In the past few years, Gary S. Goldman, Ph.D., founder and editor of Medical Veritas, published research in Vaccine and the International Journal of Toxicology documenting an increase in shingles (herpes zoster) in the U.S. after the states mandated use of chickenpox vaccine following the CDC’s 1995 "universal use" recommendation. Goldman’s research revealed that shingles, a painful nerve inflammation and rash that develops into pus-filled blisters that break open and form scabs and can cause three times as many deaths and five times the number of hospitalizations as chicken pox, is suppressed naturally in a population when older children and adults have their chickenpox-induced immunity asymptomatically "boosted" by coming into contact with younger children infected with chicken pox. Dr. Goldman’s findings, summarized in his article "The Case Against Universal Varicella Vaccination" (International Journal of Toxicology, 25:313-317, 2006) corroborate those of other independent researchers questioning the cost-benefit rationale for mandatory vaccination of all children with chickenpox vaccine.

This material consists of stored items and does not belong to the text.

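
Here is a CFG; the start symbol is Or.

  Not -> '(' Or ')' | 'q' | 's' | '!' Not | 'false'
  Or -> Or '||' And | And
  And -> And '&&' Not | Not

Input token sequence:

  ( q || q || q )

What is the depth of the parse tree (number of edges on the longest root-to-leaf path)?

8

[Or [And [Not ( [Or [Or [Or [And [Not q]]] || [And [Not q]]] || [And [Not q]]] )]]]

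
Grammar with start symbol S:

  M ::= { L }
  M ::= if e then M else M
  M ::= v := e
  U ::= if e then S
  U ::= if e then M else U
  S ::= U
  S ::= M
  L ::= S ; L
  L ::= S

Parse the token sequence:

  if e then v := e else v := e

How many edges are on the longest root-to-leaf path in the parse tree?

[S [M if e then [M v := e] else [M v := e]]]

3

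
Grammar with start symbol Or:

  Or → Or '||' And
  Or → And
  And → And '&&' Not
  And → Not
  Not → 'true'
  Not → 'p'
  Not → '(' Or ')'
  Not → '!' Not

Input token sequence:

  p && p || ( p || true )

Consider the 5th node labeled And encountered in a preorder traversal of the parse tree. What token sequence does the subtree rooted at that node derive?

[Or [Or [And [And [Not p]] && [Not p]]] || [And [Not ( [Or [Or [And [Not p]]] || [And [Not true]]] )]]]

true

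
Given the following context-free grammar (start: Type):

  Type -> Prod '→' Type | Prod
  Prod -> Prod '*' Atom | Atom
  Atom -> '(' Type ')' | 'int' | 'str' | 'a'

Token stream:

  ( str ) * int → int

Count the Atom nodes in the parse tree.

[Type [Prod [Prod [Atom ( [Type [Prod [Atom str]]] )]] * [Atom int]] → [Type [Prod [Atom int]]]]

4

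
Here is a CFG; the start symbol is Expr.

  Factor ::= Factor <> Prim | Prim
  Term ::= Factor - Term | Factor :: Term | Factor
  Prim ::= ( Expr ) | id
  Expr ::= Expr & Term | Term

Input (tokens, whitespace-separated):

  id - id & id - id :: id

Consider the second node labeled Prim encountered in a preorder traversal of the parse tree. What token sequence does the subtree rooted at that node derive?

id

[Expr [Expr [Term [Factor [Prim id]] - [Term [Factor [Prim id]]]]] & [Term [Factor [Prim id]] - [Term [Factor [Prim id]] :: [Term [Factor [Prim id]]]]]]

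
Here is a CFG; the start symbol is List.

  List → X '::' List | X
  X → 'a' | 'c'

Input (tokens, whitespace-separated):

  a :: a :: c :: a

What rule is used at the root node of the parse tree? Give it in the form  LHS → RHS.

[List [X a] :: [List [X a] :: [List [X c] :: [List [X a]]]]]

List → X '::' List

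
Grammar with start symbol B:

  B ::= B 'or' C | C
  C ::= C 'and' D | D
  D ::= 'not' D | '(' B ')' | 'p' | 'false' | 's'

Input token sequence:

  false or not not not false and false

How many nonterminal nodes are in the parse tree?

[B [B [C [D false]]] or [C [C [D not [D not [D not [D false]]]]] and [D false]]]

11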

Goldman and others have pointed out that, even if chickenpox was nearly eradicated by mass vaccination, the higher number of shingles cases could continue in the US for up to 50 years with any chickenpox deaths prevented by vaccination offset by deaths from increasing shingles disease. Goldman published a cost-benefit analysis of the mass varicella zoster vaccination program in Vaccine which demonstrated that the 50-year shingles epidemic will cost an excess $4.1 billion in health care costs to the U.S. According to Goldman, "The principal reason that chicken pox vaccines in Japan maintained high levels of immunity 20 years following vaccination was that only 1 in 5 Japanese children were voluntarily vaccinated. Those vaccinated received immunologic boosting from contact with children with natural chickenpox. But the mandatory vaccination program in the U.S. will nearly eradicate this natural boosting mechanism and leave our population vulnerable to shingles."

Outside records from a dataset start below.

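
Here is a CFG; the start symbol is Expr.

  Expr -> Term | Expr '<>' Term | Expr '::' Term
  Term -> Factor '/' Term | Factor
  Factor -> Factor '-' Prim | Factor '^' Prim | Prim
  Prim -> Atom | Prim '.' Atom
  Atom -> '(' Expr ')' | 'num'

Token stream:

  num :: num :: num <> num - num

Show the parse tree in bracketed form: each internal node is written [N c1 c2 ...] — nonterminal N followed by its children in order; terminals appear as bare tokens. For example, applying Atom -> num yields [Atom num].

[Expr [Expr [Expr [Expr [Term [Factor [Prim [Atom num]]]]] :: [Term [Factor [Prim [Atom num]]]]] :: [Term [Factor [Prim [Atom num]]]]] <> [Term [Factor [Factor [Prim [Atom num]]] - [Prim [Atom num]]]]]

Expr
Expr <> Term
Expr :: Term <> Term
Expr :: Term :: Term <> Term
Term :: Term :: Term <> Term
Factor :: Term :: Term <> Term
Prim :: Term :: Term <> Term
Atom :: Term :: Term <> Term
num :: Term :: Term <> Term
num :: Factor :: Term <> Term
num :: Prim :: Term <> Term
num :: Atom :: Term <> Term
num :: num :: Term <> Term
num :: num :: Factor <> Term
num :: num :: Prim <> Term
num :: num :: Atom <> Term
num :: num :: num <> Term
num :: num :: num <> Factor
num :: num :: num <> Factor - Prim
num :: num :: num <> Prim - Prim
num :: num :: num <> Atom - Prim
num :: num :: num <> num - Prim
num :: num :: num <> num - Atom
num :: num :: num <> num - num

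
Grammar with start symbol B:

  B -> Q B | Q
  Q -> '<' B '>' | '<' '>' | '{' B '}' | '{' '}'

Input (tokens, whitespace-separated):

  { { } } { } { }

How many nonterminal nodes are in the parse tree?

8

[B [Q { [B [Q { }]] }] [B [Q { }] [B [Q { }]]]]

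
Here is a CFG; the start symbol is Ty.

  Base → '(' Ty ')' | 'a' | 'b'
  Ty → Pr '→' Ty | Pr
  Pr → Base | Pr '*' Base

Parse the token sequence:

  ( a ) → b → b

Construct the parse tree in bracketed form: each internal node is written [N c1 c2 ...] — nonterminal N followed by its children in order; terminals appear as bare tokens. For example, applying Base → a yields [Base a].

[Ty [Pr [Base ( [Ty [Pr [Base a]]] )]] → [Ty [Pr [Base b]] → [Ty [Pr [Base b]]]]]

Ty
Pr → Ty
Base → Ty
( Ty ) → Ty
( Pr ) → Ty
( Base ) → Ty
( a ) → Ty
( a ) → Pr → Ty
( a ) → Base → Ty
( a ) → b → Ty
( a ) → b → Pr
( a ) → b → Base
( a ) → b → b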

On May 26, 2006, the FDA approved Merck’s shingles vaccine, ZOSTAVAX, for adults 60 years and older who have had chickenpox at some point in their lives. In October, 2006 the ACIP provisionally recommended it for all adults over 60 regardless of whether they did or did not have chickenpox. ZOSTAVAX is based on Merck’s VARIVAX but is considered to be 14 times more potent. Cost for a single dose of ZOSTAVAX costs $150 or more.

The CDC recommendation that all American children get booster doses of chickenpox vaccine and all adults over 60 years old get a dose of shingles vaccine will generate billions of dollars for Merck, the sole supplier of chickenpox and shingles vaccine in the U.S.

Note: Gary Goldman has written several books about his experience as a varicella zoster vaccine researcher for the CDC and what happened when he attempted to inform the public about the vaccine’s risks.